The new Decentral Finance (Defi) stablecoin project called Fei had some problems this week after the 1: 1 USD-pegged token fell well below its targeted value of USD 1. The Fei project was supposed to be similar to Maker DAO’s algorithmic DAI stablecoin and was backed by large venture capital firms.
The market price for the Fei protocol drops to $ 0.73 and the bid for stablecoin Fei drops to $ 0.136
On social media and forums, crypto advocates have discussed the Defi project called Fei after it lost its peg to the US dollar this week. Currently, a single Fei (FEI) is trading hands for $ 0.76 per unit, but the price has fallen below current exchange rates. Coingecko data shows that a single FEI has fallen to a market price low of $ 0.73 per token on April 7, 2021.
1 FEI = $ 0.136, @rleshner is down 80% from its bullish purchase price. I think a takeaway is that big names mean nothing. pic.twitter.com/xGiwKqUUON
– banteg (@bantg) April 7, 2021
However, the Fei Protocol’s bid hit $ 0.136 and crypto backers began talk about the situation. Avalanche manager Emin Gün Sirer noticed that the coin was depreciating significantly and talked a lot about the concept.
“FEI fell to $ 0.136. It should have taught everyone a few lessons about designing stable coins and possibly investing in crypto, ”said Emin Gün Sirer tweeted. FEI / TRIBE was an algorithmic stablecoin with two coins and a twist. The twist was flawed from the start and it should have been predictable that this idea wouldn’t work, ”he added.
Avalanche’s founder and CEO continued:
In a typical algorithmic two-coin stable coin, you have one coin, FEI, that tries to hold the pen while the other is in use [to] absorb the volatility. Algorithmic stablecoins work very well when the demand for the coin is so high that it is above the tenon: they simply mint more FEI to bring the price down on the tenon. The real challenge is what to do when demand lags and the price is low.

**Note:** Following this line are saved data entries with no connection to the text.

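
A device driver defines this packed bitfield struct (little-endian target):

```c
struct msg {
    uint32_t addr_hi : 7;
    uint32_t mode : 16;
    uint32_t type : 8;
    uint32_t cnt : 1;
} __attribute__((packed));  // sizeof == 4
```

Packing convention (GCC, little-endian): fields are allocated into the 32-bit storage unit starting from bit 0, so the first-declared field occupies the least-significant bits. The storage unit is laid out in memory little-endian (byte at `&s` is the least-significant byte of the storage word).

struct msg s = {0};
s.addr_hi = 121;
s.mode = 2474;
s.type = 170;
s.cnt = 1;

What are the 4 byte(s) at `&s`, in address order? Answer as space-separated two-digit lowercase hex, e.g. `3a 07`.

79 d5 04 d5

addr_hi (7b) val=121 bits=0x79 at bit 0: 0x00000079
mode (16b) val=2474 bits=0x9aa at bit 7: 0x0004d579
type (8b) val=170 bits=0xaa at bit 23: 0x5504d579
cnt (1b) val=1 bits=0x1 at bit 31: 0xd504d579
word = 0xd504d579 → little-endian bytes:
  [0]=0x79  [1]=0xd5  [2]=0x04  [3]=0xd5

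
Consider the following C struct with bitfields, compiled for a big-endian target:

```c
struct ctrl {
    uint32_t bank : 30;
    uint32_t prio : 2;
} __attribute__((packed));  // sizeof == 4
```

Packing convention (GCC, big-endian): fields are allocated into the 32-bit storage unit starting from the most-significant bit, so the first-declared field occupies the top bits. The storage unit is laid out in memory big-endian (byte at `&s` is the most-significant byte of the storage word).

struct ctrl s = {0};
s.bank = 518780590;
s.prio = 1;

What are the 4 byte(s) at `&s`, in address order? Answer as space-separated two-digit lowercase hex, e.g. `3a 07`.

7b af da b9

bank (30b) val=518780590 bits=0x1eebf6ae at bit 2: 0x7bafdab8
prio (2b) val=1 bits=0x1 at bit 0: 0x7bafdab9
word = 0x7bafdab9 → big-endian bytes:
  [0]=0x7b  [1]=0xaf  [2]=0xda  [3]=0xb9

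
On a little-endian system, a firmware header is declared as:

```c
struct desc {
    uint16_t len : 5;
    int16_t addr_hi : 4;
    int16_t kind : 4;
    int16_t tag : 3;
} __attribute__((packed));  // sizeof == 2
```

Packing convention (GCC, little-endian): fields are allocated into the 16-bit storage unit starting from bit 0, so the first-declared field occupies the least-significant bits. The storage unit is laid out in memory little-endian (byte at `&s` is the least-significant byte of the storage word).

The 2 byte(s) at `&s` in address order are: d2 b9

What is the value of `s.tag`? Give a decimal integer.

-3

[0]=0xd2 [1]=0xb9 (little-endian) → word 0xb9d2
len [0+:5] = (word>>0) & 0x1f = 18
addr_hi [5+:4] = (word>>5) & 0xf = 14
kind [9+:4] = (word>>9) & 0xf = 12
tag [13+:3] = (word>>13) & 0x7 = 5  ←
tag signed 3b, MSB=1: 5 - 8 = -3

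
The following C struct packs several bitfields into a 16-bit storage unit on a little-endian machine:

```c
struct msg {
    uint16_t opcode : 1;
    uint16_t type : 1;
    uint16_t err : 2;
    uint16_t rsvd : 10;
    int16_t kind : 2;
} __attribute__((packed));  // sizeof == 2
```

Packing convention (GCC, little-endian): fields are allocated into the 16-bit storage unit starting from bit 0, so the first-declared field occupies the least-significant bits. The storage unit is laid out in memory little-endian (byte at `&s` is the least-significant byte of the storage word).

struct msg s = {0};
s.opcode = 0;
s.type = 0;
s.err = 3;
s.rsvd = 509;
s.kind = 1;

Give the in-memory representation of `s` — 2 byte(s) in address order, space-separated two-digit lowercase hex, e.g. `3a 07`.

opcode (1b) val=0 bits=0x0 at bit 0: 0x0000
type (1b) val=0 bits=0x0 at bit 1: 0x0000
err (2b) val=3 bits=0x3 at bit 2: 0x000c
rsvd (10b) val=509 bits=0x1fd at bit 4: 0x1fdc
kind (2b) val=1 bits=0x1 at bit 14: 0x5fdc
word = 0x5fdc → little-endian bytes:
  [0]=0xdc  [1]=0x5f

dc 5f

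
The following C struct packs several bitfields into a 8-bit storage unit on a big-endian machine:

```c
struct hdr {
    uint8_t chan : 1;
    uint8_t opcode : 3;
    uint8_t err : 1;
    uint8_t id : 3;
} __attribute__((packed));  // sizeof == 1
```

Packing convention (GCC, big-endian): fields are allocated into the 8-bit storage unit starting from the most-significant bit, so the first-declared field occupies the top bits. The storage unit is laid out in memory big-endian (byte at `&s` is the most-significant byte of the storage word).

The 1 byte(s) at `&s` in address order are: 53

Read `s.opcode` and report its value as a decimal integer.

[0]=0x53 (big-endian) → word 0x53
chan [7+:1] = (word>>7) & 0x1 = 0
opcode [4+:3] = (word>>4) & 0x7 = 5  ←
err [3+:1] = (word>>3) & 0x1 = 0
id [0+:3] = (word>>0) & 0x7 = 3

5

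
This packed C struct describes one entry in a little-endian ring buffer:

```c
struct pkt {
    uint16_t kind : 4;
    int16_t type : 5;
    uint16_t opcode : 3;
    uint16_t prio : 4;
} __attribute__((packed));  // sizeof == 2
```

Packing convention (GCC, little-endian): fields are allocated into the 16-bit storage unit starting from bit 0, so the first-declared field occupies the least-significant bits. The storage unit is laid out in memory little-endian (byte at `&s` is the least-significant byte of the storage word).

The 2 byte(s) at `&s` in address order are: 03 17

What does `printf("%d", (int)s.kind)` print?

[0]=0x03 [1]=0x17 (little-endian) → word 0x1703
kind:4 @ bit 0 → (0x1703>>0)&0xf = 0x3  ←
type:5 @ bit 4 → (0x1703>>4)&0x1f = 0x10
opcode:3 @ bit 9 → (0x1703>>9)&0x7 = 0x3
prio:4 @ bit 12 → (0x1703>>12)&0xf = 0x1

3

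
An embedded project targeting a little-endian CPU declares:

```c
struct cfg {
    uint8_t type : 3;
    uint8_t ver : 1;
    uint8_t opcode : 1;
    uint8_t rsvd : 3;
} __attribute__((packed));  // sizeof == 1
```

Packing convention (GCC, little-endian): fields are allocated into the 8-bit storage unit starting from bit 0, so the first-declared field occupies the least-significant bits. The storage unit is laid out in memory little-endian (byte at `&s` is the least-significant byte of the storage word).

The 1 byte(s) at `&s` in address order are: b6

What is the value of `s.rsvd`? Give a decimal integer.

5

[0]=0xb6 (little-endian) → word 0xb6
type:3 @ bit 0 → (0xb6>>0)&0x7 = 0x6
ver:1 @ bit 3 → (0xb6>>3)&0x1 = 0x0
opcode:1 @ bit 4 → (0xb6>>4)&0x1 = 0x1
rsvd:3 @ bit 5 → (0xb6>>5)&0x7 = 0x5  ←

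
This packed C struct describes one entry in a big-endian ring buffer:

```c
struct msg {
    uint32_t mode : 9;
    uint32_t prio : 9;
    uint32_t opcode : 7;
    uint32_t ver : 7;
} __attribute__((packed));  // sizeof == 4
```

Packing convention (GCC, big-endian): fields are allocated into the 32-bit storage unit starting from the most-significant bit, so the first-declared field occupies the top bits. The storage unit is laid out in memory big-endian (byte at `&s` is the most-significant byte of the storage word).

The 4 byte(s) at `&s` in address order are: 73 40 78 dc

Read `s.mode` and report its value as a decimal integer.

230

[0]=0x73 [1]=0x40 [2]=0x78 [3]=0xdc (big-endian) → word 0x734078dc
mode:9 @ bit 23 → (0x734078dc>>23)&0x1ff = 0xe6  ←
prio:9 @ bit 14 → (0x734078dc>>14)&0x1ff = 0x101
opcode:7 @ bit 7 → (0x734078dc>>7)&0x7f = 0x71
ver:7 @ bit 0 → (0x734078dc>>0)&0x7f = 0x5c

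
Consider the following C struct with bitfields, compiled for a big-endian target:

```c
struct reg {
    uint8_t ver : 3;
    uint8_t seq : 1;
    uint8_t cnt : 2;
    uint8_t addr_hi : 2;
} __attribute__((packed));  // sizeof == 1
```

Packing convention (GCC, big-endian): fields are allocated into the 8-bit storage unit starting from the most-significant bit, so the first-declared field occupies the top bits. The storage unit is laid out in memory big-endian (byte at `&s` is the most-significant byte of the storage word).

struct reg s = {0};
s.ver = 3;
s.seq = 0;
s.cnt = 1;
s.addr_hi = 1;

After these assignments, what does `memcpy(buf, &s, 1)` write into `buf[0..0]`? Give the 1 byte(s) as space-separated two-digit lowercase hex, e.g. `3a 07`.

ver:3 = 3 → 0x3 << 5 → word 0x60
seq:1 = 0 → 0x0 << 4 → word 0x60
cnt:2 = 1 → 0x1 << 2 → word 0x64
addr_hi:2 = 1 → 0x1 << 0 → word 0x65
word = 0x65 → big-endian bytes:
  [0]=0x65

65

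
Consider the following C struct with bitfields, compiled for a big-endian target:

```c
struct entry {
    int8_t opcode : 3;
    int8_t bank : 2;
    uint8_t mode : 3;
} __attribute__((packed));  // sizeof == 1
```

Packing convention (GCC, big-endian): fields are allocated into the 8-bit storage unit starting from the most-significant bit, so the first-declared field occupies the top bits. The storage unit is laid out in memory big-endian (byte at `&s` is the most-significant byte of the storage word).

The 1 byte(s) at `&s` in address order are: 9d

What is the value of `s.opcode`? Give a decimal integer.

[0]=0x9d (big-endian) → word 0x9d
opcode:3 @ bit 5 → (0x9d>>5)&0x7 = 0x4  ←
bank:2 @ bit 3 → (0x9d>>3)&0x3 = 0x3
mode:3 @ bit 0 → (0x9d>>0)&0x7 = 0x5
opcode signed 3b, MSB=1: 4 - 8 = -4

-4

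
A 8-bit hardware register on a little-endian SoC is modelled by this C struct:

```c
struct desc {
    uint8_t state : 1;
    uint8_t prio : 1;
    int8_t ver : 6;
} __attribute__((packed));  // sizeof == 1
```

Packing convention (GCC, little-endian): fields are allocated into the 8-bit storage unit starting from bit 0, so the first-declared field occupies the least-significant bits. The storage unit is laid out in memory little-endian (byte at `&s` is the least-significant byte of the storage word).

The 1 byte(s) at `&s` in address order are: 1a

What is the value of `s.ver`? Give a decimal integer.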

Not the first stablecoin to drop the hook
The greatest job of a stablecoin is to maintain its bond. If it doesn’t, it can be a disaster in the market. In the spring of 2019, Bitcoin.com reported on how the algorithmic stablecoin DAI struggled with its bond. Other popular stablecoins like Tether (USDT) and USDC fluctuate, but only by a few cents or so, either over or under depending on demand.
There have been other stable coin failures in the past, such as when investors with nubits (USNBT) lost money. The token remained pegged to the USD for some time after the launch until June 9, 2016 when it fell well below the dollar peg. Today, the so-called stablecoin nubits (USNBT) are only worth $ 0.22 per unit.
More recently, in November 2020, the OUSD stablecoin issuer Origin Protocol suffered a flash credit attack and the coin lost its peg. At the time of going to press, Coingecko statistics show that fei (FEI) has a fully diluted valuation of around $ 1.8 billion. Fei supporters and investors are confident that the $ 1 target will be set in a timely manner.
What do you think of the problems with the Fei protocol stablecoin and how did it lose its peg to the USD? Let us know what you think on this matter in the comments section below.
Photo credit: Shutterstock, Pixabay, Wiki Commons, Twitter,
Disclaimer of liability: This article is for informational purposes only. It is not a direct offer or an invitation to submit an offer to buy or sell, or a recommendation or approval of products, services or companies. Bitcoin.com does not provide investment, tax, legal or accounting advice. Neither the company nor the author are directly or indirectly responsible for any damage or loss caused or allegedly caused by or in connection with the use or reliance on any content, goods or services mentioned in this article.